In 2024, we will continue to talk a lot about ESG, but according to Savills, it may also be the year when words will be followed by actions and we will observe a larger number of implementations in the real estate market. The primary goal will remain decarbonization and reducing energy consumption and carbon footprint. We should expect both investors and banks financing new constructions to look very closely at ESG issues, and the weight of this factor in making property purchase decisions will increase.
“After a period focused on planning and education in the field of ESG, it is time to implement the solutions declared in the strategies created so far. 2024 will therefore be a time when the real estate industry will say: check! We will certainly observe a paradigm shift in the S area, by moving away from random social initiatives and turning towards the thoughtful creation of social value and reporting in this area. In the G aspect of ESG, it will be necessary to implement a set of policies and processes relating to sustainable supply and human rights. This should also be the year of the fight against greenwashing, i.e., the use of ESG only in communication, unsupported by real actions,” comments Katarzyna Chwalbińska-Kusek, director of ESG and sustainable development at Savills in Poland.

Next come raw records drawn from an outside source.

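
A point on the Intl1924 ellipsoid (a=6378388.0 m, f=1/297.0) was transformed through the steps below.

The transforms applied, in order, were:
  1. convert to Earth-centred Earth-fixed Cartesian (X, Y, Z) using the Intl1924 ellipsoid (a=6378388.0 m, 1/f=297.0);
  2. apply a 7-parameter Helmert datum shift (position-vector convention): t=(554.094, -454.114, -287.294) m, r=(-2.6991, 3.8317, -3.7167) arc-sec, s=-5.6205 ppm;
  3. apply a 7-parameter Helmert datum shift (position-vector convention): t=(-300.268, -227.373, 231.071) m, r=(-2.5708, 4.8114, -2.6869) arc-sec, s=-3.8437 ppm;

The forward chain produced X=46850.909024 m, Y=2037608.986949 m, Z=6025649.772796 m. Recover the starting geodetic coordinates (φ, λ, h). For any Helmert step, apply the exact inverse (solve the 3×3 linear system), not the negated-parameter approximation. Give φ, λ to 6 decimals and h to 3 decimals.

φ=71.425024°, λ=88.699171°, h=2236.340 m

start: X=46850.9090, Y=2037608.9869, Z=6025649.7728 m
→ Helmert⁻¹: X=46984.2613, Y=2037769.7059, Z=6025468.3557
→ Helmert⁻¹: X=46281.7633, Y=2038157.2583, Z=6025817.0479
→ geod (Bowring, a=6378388.000): φ=71.42502400°, λ=88.69917100°, h=2236.3400 m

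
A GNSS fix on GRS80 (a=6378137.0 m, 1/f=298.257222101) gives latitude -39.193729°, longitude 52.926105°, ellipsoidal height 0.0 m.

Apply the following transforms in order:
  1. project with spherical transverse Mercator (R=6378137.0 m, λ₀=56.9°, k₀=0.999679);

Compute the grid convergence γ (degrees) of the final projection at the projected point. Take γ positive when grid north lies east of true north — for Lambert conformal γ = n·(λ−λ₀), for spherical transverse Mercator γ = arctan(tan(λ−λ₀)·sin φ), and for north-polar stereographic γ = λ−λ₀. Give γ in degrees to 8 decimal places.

2.51370157

start: φ=-39.193729°, λ=52.926105°, h=0.000 m
→ into tm (λ₀=56.9°): φ=-39.19372900°, λ−λ₀=-3.97389500°
convergence γ = 2.51370157°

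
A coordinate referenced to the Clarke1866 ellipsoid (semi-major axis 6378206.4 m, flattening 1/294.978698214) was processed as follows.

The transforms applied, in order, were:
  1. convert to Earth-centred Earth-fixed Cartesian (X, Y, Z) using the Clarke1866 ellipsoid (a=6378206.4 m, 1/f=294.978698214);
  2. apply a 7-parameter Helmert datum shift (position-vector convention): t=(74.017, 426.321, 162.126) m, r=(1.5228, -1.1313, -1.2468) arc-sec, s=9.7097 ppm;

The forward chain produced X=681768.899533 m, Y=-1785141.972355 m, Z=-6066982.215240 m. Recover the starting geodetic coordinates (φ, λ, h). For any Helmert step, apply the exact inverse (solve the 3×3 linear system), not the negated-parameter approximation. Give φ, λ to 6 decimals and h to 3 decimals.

φ=-72.625409°, λ=-69.105191°, h=2480.626 m

start: X=681768.8995, Y=-1785141.9724, Z=-6066982.2152 m
→ Helmert⁻¹: X=681665.7808, Y=-1785591.6274, Z=-6067075.9878
→ geod (Bowring, a=6378206.400): φ=-72.62540900°, λ=-69.10519100°, h=2480.6260 m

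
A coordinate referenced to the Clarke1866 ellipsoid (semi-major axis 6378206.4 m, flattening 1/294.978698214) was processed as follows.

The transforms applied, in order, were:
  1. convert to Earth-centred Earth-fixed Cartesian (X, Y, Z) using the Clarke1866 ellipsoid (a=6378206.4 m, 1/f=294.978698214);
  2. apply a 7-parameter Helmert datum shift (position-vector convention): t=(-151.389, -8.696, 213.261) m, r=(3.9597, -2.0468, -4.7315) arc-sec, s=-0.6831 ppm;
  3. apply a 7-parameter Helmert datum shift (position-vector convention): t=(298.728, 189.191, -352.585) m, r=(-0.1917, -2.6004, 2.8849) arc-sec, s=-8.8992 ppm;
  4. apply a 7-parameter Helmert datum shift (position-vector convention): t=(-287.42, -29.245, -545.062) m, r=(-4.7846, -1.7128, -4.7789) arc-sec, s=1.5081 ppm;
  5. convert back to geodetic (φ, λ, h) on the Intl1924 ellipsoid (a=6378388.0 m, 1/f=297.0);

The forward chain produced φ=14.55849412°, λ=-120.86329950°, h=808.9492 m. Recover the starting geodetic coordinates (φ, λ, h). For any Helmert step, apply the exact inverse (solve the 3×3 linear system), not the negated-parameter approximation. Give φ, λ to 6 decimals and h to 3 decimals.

φ=14.565658°, λ=-120.859195°, h=1279.577 m

start: φ=14.558494°, λ=-120.863299°, h=808.949 m
→ ECEF (a=6378388.000, f=1/297.0): X=-3168072.6107, Y=-5301166.5854, Z=1593087.4271
→ Helmert⁻¹: X=-3167644.3577, Y=-5301239.7004, Z=1593533.4199
→ Helmert⁻¹: X=-3168025.3311, Y=-5301433.2424, Z=1593935.2018
→ Helmert⁻¹: X=-3167738.6798, Y=-5301470.2349, Z=1593856.2367
→ geod (Bowring, a=6378206.400): φ=14.56565800°, λ=-120.85919500°, h=1279.5770 m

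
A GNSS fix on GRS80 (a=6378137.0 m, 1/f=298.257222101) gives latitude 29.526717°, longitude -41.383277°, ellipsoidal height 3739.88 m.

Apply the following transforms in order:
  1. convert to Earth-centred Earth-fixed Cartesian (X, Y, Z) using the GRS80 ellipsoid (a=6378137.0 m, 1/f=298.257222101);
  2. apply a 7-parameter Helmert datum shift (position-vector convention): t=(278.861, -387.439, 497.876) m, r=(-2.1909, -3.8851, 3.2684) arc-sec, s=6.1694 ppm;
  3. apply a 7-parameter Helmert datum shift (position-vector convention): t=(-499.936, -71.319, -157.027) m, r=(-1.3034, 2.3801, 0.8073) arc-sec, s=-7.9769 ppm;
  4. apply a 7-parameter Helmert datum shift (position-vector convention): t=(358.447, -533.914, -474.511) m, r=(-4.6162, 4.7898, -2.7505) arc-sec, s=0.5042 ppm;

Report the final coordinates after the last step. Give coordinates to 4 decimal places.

start: φ=29.526717°, λ=-41.383277°, h=3739.880 m
→ ECEF (a=6378137.000, f=1/298.257222101): X=4169855.4622, Y=-3674059.6350, Z=3126675.0098
→ Helmert 7p (PV): X=4170159.3741, Y=-3674370.4552, Z=3127309.7426
→ Helmert 7p (PV): X=4169676.6401, Y=-3674376.3812, Z=3127102.8684
→ Helmert 7p (PV): X=4170060.8087, Y=-3674897.7651, Z=3126615.3399

X=4170060.8087 m, Y=-3674897.7651 m, Z=3126615.3399 m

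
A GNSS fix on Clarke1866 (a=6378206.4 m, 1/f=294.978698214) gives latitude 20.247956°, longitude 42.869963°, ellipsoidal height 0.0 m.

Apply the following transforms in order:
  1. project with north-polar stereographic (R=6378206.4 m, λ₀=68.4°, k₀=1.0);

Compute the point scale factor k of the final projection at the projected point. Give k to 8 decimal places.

start: φ=20.247956°, λ=42.869963°, h=0.000 m
→ into stereo (λ₀=68.4°): φ=20.24795600°, λ−λ₀=-25.53003700°
scale k = 1.48579183

1.48579183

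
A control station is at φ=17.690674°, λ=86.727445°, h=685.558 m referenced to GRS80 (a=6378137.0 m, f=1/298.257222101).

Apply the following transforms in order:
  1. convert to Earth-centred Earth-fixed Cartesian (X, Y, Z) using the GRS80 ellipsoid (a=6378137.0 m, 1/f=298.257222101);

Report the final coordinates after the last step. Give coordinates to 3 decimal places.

start: φ=17.690674°, λ=86.727445°, h=685.558 m
→ ECEF (a=6378137.000, f=1/298.257222101): X=347027.6686, Y=6069139.9131, Z=1926004.2399

X=347027.669 m, Y=6069139.913 m, Z=1926004.240 m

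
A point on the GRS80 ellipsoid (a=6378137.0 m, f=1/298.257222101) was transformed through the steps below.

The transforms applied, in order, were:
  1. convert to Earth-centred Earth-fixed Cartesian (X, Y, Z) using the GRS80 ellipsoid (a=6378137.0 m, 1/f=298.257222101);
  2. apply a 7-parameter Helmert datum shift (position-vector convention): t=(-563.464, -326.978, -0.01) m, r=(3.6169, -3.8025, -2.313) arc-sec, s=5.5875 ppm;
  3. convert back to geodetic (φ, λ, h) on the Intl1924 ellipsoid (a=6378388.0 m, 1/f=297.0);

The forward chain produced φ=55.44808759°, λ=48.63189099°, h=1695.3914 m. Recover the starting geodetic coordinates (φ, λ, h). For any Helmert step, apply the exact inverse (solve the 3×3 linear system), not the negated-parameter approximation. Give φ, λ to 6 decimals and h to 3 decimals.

start: φ=55.448088°, λ=48.631891°, h=1695.391 m
→ ECEF (a=6378388.000, f=1/297.0): X=2396903.6419, Y=2721806.0228, Z=5231339.6514
→ Helmert⁻¹: X=2397519.6214, Y=2722236.4067, Z=5231218.4980
→ geod (Bowring, a=6378137.000): φ=55.44130400°, λ=48.62908200°, h=2198.8170 m

φ=55.441304°, λ=48.629082°, h=2198.817 m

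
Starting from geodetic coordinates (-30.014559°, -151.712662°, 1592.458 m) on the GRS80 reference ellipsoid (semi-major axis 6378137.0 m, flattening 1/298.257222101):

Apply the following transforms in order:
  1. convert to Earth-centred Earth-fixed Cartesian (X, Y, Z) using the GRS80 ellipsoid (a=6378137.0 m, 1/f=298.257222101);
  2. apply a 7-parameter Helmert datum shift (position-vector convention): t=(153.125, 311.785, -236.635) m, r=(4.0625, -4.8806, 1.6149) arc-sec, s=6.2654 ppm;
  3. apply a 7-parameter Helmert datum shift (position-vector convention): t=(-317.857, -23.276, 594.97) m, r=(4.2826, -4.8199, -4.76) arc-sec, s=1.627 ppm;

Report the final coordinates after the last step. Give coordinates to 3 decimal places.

X=-4868681.237 m, Y=-2619606.073 m, Z=-3172569.557 m

start: φ=-30.014559°, λ=-151.712662°, h=1592.458 m
→ ECEF (a=6378137.000, f=1/298.257222101): X=-4868587.3518, Y=-2620076.4998, Z=-3172567.8927
→ Helmert 7p (PV): X=-4868369.1479, Y=-2619756.7624, Z=-3172991.2097
→ Helmert 7p (PV): X=-4868681.2372, Y=-2619606.0729, Z=-3172569.5572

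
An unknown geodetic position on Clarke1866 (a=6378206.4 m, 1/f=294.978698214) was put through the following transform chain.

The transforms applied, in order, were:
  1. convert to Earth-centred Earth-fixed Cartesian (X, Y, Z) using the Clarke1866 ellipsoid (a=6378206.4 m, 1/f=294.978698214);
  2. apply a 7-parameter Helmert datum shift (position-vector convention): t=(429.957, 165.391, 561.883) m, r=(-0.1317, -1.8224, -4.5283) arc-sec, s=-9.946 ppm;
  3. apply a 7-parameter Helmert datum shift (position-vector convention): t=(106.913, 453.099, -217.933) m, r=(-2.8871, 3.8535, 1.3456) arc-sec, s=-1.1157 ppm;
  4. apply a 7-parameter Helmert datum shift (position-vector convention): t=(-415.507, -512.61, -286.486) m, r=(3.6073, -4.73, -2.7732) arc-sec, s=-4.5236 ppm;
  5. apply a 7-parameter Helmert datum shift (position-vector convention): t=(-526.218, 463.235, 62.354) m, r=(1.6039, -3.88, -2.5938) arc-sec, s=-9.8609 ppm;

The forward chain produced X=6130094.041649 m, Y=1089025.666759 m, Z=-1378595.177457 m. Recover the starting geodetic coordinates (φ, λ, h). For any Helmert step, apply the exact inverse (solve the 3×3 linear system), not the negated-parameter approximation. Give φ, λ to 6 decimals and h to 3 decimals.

φ=-12.569929°, λ=10.070137°, h=166.216 m

start: X=6130094.0416, Y=1089025.6668, Z=-1378595.1775 m
→ Helmert⁻¹: X=6130641.0877, Y=1088639.5381, Z=-1378794.9137
→ Helmert⁻¹: X=6131038.0696, Y=1089215.3947, Z=-1378674.3075
→ Helmert⁻¹: X=6130970.8498, Y=1088742.8066, Z=-1378328.1326
→ Helmert⁻¹: X=6130565.7827, Y=1088723.7125, Z=-1378957.2001
→ geod (Bowring, a=6378206.400): φ=-12.56992900°, λ=10.07013700°, h=166.2160 m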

In Savills’ view, increasing attention is currently being paid to the function that properties should fulfill due to the impact of how buildings are used on both the natural environment and society. Significant changes are taking place in the modern world and economy, and our expectations of real estate are changing along with them. This creates significant challenges, but also opportunities for the entire industry, placing a great responsibility on market participants.